Harga Bawang Merah Tinggal Rp 900 per Kilogram, Petani Blokade Jalan

Kompas.com - 10/10/2018, 19:50 WIB
Petani memblokade jalan lintas Desa Ngali, Kecamatan Belo, Bima karena kecawa anjloknya harga bawang merah, Rabu (10/10/2018)KOMPAS.com/Syarifudin Petani memblokade jalan lintas Desa Ngali, Kecamatan Belo, Bima karena kecawa anjloknya harga bawang merah, Rabu (10/10/2018)


BIMA, KOMPAS.com- Ratusan petani di Desa Ngali, Kecamatan Belo, Kabupaten Bima, Nusa Tenggara Barat (NTB), berunjuk rasa dengan cara memblokade jalan, Rabu (10/10/2018).

Mereka menuntut pemerintah untuk mengatasi keterpurukan harga bawang merah yang anjlok secara terus menerus hingga mencapai titik paling terendah.

Camat Belo Bambang Setiawan mengaku, petani bawang merah berunjuk rasa karena harga bawang merah di tingkat petani hingga Oktober 2018 belum juga stabil.

"Ada ratusan petani turun melakukan aksi unjuk rasa. Mereka memblokade jalan karena kecewa dengan harga bawang merah yang turun," kata Bambang saat dihubungi Kompas.com.


Khusus di Kecamatan Belo, sejak awal tahun tahun ini harganya mengalami penurunan. Bahkan, harganya berada di level terendah yakni di bawah Rp 1000 per kilogram.

"Menurut petani harga bawang merah kini hanya Rp 900 per kilogram dari sebelumnya Rp 6.000 hingga Rp 15.000 per kilogram. Petani menganggap harga itu tidak memihak dan tidak sebanding dengan biaya untuk pembelian bibit, pestisida termasuk pupuk," ujar Bambang.

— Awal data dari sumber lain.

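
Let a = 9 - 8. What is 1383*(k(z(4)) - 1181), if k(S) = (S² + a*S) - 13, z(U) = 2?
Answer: -1643004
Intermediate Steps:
a = 1
k(S) = -13 + S + S² (k(S) = (S² + 1*S) - 13 = (S² + S) - 13 = (S + S²) - 13 = -13 + S + S²)
1383*(k(z(4)) - 1181) = 1383*((-13 + 2 + 2²) - 1181) = 1383*((-13 + 2 + 4) - 1181) = 1383*(-7 - 1181) = 1383*(-1188) = -1643004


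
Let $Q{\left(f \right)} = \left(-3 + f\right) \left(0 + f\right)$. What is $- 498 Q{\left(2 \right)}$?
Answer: $996$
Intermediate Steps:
$Q{\left(f \right)} = f \left(-3 + f\right)$ ($Q{\left(f \right)} = \left(-3 + f\right) f = f \left(-3 + f\right)$)
$- 498 Q{\left(2 \right)} = - 498 \cdot 2 \left(-3 + 2\right) = - 498 \cdot 2 \left(-1\right) = \left(-498\right) \left(-2\right) = 996$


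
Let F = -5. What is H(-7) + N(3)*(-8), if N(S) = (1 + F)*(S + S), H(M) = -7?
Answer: 185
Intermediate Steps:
N(S) = -8*S (N(S) = (1 - 5)*(S + S) = -8*S)
H(-7) + N(3)*(-8) = -7 - 8*3*(-8) = -7 - 24*(-8) = -7 + 192 = 185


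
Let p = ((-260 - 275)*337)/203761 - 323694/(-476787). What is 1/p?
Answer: -32383531969/6668699677 ≈ -4.8560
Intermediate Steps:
p = -6668699677/32383531969 (p = -535*337*(1/203761) - 323694*(-1/476787) = -180295*1/203761 + 107898/158929 = -180295/203761 + 107898/158929 = -6668699677/32383531969 ≈ -0.20593)
1/p = 1/(-6668699677/32383531969) = -32383531969/6668699677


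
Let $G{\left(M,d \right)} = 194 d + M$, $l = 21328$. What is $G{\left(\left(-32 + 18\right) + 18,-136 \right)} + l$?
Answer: $-5052$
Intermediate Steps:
$G{\left(M,d \right)} = M + 194 d$
$G{\left(\left(-32 + 18\right) + 18,-136 \right)} + l = \left(\left(\left(-32 + 18\right) + 18\right) + 194 \left(-136\right)\right) + 21328 = \left(\left(-14 + 18\right) - 26384\right) + 21328 = \left(4 - 26384\right) + 21328 = -26380 + 21328 = -5052$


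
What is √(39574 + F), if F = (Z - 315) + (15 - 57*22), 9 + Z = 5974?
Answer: √43985 ≈ 209.73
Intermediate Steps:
Z = 5965 (Z = -9 + 5974 = 5965)
F = 4411 (F = (5965 - 315) + (15 - 57*22) = 5650 + (15 - 1254) = 5650 - 1239 = 4411)
√(39574 + F) = √(39574 + 4411) = √43985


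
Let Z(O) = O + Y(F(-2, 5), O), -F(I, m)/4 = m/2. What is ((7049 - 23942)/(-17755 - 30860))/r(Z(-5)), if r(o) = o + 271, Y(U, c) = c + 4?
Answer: 5631/4294325 ≈ 0.0013113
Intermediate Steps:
F(I, m) = -2*m (F(I, m) = -4*m/2 = -2*m)
Y(U, c) = 4 + c
Z(O) = 4 + 2*O (Z(O) = O + (4 + O) = 4 + 2*O)
r(o) = 271 + o
((7049 - 23942)/(-17755 - 30860))/r(Z(-5)) = ((7049 - 23942)/(-17755 - 30860))/(271 + (4 + 2*(-5))) = (-16893/(-48615))/(271 + (4 - 10)) = (-16893*(-1/48615))/(271 - 6) = (5631/16205)/265 = (5631/16205)*(1/265) = 5631/4294325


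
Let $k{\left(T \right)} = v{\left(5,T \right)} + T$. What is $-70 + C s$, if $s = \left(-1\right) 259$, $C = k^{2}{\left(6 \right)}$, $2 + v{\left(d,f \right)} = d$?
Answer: $-21049$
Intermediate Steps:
$v{\left(d,f \right)} = -2 + d$
$k{\left(T \right)} = 3 + T$ ($k{\left(T \right)} = \left(-2 + 5\right) + T = 3 + T$)
$C = 81$ ($C = \left(3 + 6\right)^{2} = 9^{2} = 81$)
$s = -259$
$-70 + C s = -70 + 81 \left(-259\right) = -70 - 20979 = -21049$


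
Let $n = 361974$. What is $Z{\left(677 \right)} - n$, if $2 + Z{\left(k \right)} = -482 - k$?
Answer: $-363135$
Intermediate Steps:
$Z{\left(k \right)} = -484 - k$ ($Z{\left(k \right)} = -2 - \left(482 + k\right) = -484 - k$)
$Z{\left(677 \right)} - n = \left(-484 - 677\right) - 361974 = -1161 - 361974 = -363135$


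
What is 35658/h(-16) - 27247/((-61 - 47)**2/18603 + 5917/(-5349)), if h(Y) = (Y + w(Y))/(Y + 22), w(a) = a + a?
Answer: 370184207163/7064180 ≈ 52403.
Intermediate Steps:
w(a) = 2*a
h(Y) = 3*Y/(22 + Y) (h(Y) = (Y + 2*Y)/(Y + 22) = (3*Y)/(22 + Y) = 3*Y/(22 + Y))
35658/h(-16) - 27247/((-61 - 47)**2/18603 + 5917/(-5349)) = 35658/((3*(-16)/(22 - 16))) - 27247/((-61 - 47)**2/18603 + 5917/(-5349)) = 35658/((3*(-16)/6)) - 27247/((-108)**2*(1/18603) + 5917*(-1/5349)) = 35658/((3*(-16)*(1/6))) - 27247/(11664*(1/18603) - 5917/5349) = 35658/(-8) - 27247/(432/689 - 5917/5349) = 35658*(-1/8) - 27247/(-1766045/3685461) = -17829/4 - 27247*(-3685461/1766045) = -17829/4 + 100417755867/1766045 = 370184207163/7064180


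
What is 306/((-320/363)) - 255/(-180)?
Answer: -165937/480 ≈ -345.70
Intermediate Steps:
306/((-320/363)) - 255/(-180) = 306/((-320*1/363)) - 255*(-1/180) = 306/(-320/363) + 17/12 = 306*(-363/320) + 17/12 = -55539/160 + 17/12 = -165937/480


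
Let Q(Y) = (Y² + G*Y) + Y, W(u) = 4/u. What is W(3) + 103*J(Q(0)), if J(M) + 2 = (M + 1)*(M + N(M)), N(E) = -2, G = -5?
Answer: -1232/3 ≈ -410.67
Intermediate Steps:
Q(Y) = Y² - 4*Y (Q(Y) = (Y² - 5*Y) + Y = Y² - 4*Y)
J(M) = -2 + (1 + M)*(-2 + M) (J(M) = -2 + (M + 1)*(M - 2) = -2 + (1 + M)*(-2 + M))
W(3) + 103*J(Q(0)) = 4/3 + 103*(-4 + (0*(-4 + 0))² - 0*(-4 + 0)) = 4*(⅓) + 103*(-4 + (0*(-4))² - 0*(-4)) = 4/3 + 103*(-4 + 0² - 1*0) = 4/3 + 103*(-4 + 0 + 0) = 4/3 + 103*(-4) = 4/3 - 412 = -1232/3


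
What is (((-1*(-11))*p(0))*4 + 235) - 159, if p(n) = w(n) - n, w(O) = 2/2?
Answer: 120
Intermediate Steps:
w(O) = 1 (w(O) = 2*(1/2) = 1)
p(n) = 1 - n
(((-1*(-11))*p(0))*4 + 235) - 159 = (((-1*(-11))*(1 - 1*0))*4 + 235) - 159 = ((11*(1 + 0))*4 + 235) - 159 = ((11*1)*4 + 235) - 159 = (11*4 + 235) - 159 = (44 + 235) - 159 = 279 - 159 = 120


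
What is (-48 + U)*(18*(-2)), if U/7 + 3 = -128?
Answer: 34740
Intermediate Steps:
U = -917 (U = -21 + 7*(-128) = -21 - 896 = -917)
(-48 + U)*(18*(-2)) = (-48 - 917)*(18*(-2)) = -965*(-36) = 34740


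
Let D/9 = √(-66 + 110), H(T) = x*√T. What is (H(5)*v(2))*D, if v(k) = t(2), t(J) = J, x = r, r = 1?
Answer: 36*√55 ≈ 266.98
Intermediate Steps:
x = 1
H(T) = √T (H(T) = 1*√T = √T)
v(k) = 2
D = 18*√11 (D = 9*√(-66 + 110) = 9*√44 = 9*(2*√11) = 18*√11 ≈ 59.699)
(H(5)*v(2))*D = (√5*2)*(18*√11) = (2*√5)*(18*√11) = 36*√55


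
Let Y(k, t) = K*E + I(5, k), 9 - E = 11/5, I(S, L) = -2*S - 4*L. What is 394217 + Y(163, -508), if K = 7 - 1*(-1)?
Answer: 1968047/5 ≈ 3.9361e+5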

Baca juga: Polisi Gagalkan Penyelundupan Bawang Merah dari Malaysia di Dumai

Aksi demonstrasi ratusan petani bawang berlangsung sejak pukul 08.00 Wita hingga siang.

Bambang mengatakan, mereka memblokade atau menutup paksa jalan lintas Desa Ngali yang menghubungkan Kecamatan Langgudu hingga lumpuh total.

"Mereka memasang meja kayu, batu, bambu, ban bekas serta bawang di badan jalan, sehingga menghambat arus lalu lintas," tuturnya.

Dalam tuntutannya, mereka meminta agar pemerintah segera menstabilkan harga bawang.

Selain itu, pemerintah juga diminta untuk mengawasi penjualan pestisida dan pupuk subsidi yang melebihi harga eceran tertinggi.

Khusus untuk pupuk subsidi, lanjut Bambang, ditingkat petani kini dibandrol hinggap Rp 150.000 per zak. Padahal harga eceran tertinggi (HET) hanya Rp 95.000 per zak.

"Tingginya harga pupuk subsidi juga merugikan petani, sehingga pemerintah diminta turun tangan untuk mengawasi para distributor," ucapnya.